Understanding another linear algebra proof

• May 11th 2013, 04:00 PM
chlovee
Understanding another linear algebra proof
Hi again!
This is a DIFFERENT question to the one I posted yesterday. This question provides less assumptions, therefore requiring different/more to prove.

Q: Assume that z $\epsilon$ F are such that a + z = a for some a $\epsilon$ F. Show that z = 0.

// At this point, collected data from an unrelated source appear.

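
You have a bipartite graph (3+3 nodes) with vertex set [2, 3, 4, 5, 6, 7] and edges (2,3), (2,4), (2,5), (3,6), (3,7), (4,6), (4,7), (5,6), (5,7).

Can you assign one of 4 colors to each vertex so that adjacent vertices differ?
Yes, G is 4-colorable

A valid 4-coloring: color 1: [3, 4, 5]; color 2: [2, 6, 7].
(χ(G) = 2 ≤ 4.)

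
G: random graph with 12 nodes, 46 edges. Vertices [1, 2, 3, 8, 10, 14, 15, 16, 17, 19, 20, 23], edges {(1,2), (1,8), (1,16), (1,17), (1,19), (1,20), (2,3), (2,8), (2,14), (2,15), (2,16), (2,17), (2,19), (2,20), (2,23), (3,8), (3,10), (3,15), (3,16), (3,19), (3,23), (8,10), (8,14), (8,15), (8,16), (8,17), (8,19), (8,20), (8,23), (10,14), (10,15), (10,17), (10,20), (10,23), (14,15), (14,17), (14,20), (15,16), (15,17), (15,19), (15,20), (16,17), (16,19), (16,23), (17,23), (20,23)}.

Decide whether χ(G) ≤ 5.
No, G is not 5-colorable

The clique on vertices [2, 3, 8, 15, 16, 19] has size 6 > 5, so it alone needs 6 colors.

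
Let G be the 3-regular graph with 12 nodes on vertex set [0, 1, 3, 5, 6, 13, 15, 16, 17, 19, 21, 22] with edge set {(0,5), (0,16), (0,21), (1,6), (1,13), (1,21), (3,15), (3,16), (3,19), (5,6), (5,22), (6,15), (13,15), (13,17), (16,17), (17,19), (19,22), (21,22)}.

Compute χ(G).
χ(G) = 3

Clique number ω(G) = 2 (lower bound: χ ≥ ω).
Odd cycle [17, 19, 3, 15, 13] needs 3 colors (χ ≥ 3).
The coloring below uses 3 colors, so χ(G) = 3.
A valid 3-coloring: color 1: [1, 5, 15, 16, 19]; color 2: [0, 3, 6, 13, 22]; color 3: [17, 21].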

Solution: By assumption we have a = a + z. By one of the field axioms there exists b $\epsilon$ F such that a + b = 0, and by the commutative law 0 = b + a. Hence, using the assocative law of addition
0 = b + a = b + (a + z) = (b + a) + z = 0 + z.
By the commutative law of addition and the definition of zero: 0 = 0 + z = z + 0 = z

But why couldn't we just directly say that by the definition of 0, z + 0 = z, and by the given a + z = a, substituting a = 0 gives 0 + z = 0. Therefore combining those and using the commutative law of addition, z = z + 0 = 0 + z = 0?

​Thanks!
• May 11th 2013, 04:17 PM
Gusbob
Re: Understanding another linear algebra proof
The point is you cannot choose a. It is meant to be some element of F, not necessarily 0.